Jeremy Corbyn used his first conference speech as Labour leader to send a message to voters: "You don't have to take what you are given."
Mr Corbyn rejected Conservative claims that there is "no alternative" to cuts in jobs, public services and the NHS, rising university fees and growing poverty, telling the party's conference in Brighton: "Our Labour Party says No."
Just two weeks after being elected party leader in a landslide vote, the Islington North MP - who was welcomed on stage by a standing ovation - declared that he would stand for "a kinder politics, a more caring society".
And he dismissed Tory accusations that he represents a threat to Britain's security, insisting it is the Government which threatens the security of tenants in insecure rented homes, carers losing local government support, young people locked out of the housing market, families losing benefits and 2.8 million households forced into debt by stagnant wages.
The veteran left-winger stuck to his guns on the renewal of Trident, declaring he did not believe that spending £100 billion on a new generation of nuclear weapons was "the right way forward". And he confirmed plans to take railway services back into public ownership as franchises come up for renewal.
But he insisted that the party's policies will be subject to a comprehensive review, with Labour members having "the final say" on what they should be.

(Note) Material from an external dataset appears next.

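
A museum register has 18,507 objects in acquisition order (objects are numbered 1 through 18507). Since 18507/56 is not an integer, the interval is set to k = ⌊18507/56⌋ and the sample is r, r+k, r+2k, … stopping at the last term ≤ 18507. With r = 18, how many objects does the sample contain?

57

k = ⌊18507/56⌋ = 330
Achieved size = ⌊(18507 − 18)/330⌋ + 1 = ⌊18489/330⌋ + 1 = 56 + 1 = 57
(last selection: 18 + 56×330 = 18498 ≤ 18507; next would be 18828 > 18507)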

Unlike predecessors such as Tony Blair, he vowed that neither he, his shadow cabinet or Labour MPs would "impose policy or have a veto" on what the membership decides.
After coming under attack for his failure to sing the national anthem at a Battle of Britain commemoration, Mr Corbyn insisted that his political beliefs were driven by "shared majority British values" and his love of his country.
And he said he wanted to harness the "political earthquake" which brought him into office this summer to build "a society for the majority" in Britain.
Mr Corbyn said the Conservative Government existed "to protect the few and tell all the rest of us to accept what what we're given", offering tax breaks to the hedge funds which have lavished donations on the Tories since David Cameron became leader, while "cutting jobs ... slashing public services ... vandalising the NHS ... cutting junior doctors' pay ... reducing care for the elderly ... destroying the hopes of young people for a college education or putting university graduates into massive debt ... putting half a million more people into poverty".
"They want us to believe there is no alternative," he said.
"They want the people of Britain to accept all of these things. They expect millions of people to work harder and longer for a lower quality of life.
"Our Labour Party says No.
"The British people never have to take what they are given. And certainly not when it comes from Cameron and Osborne."
Mr Corbyn branded Chancellor George Osborne's austerity programme as "the outdated and failed approach of the past", which had left Britain "ill-prepared ... to face another crisis".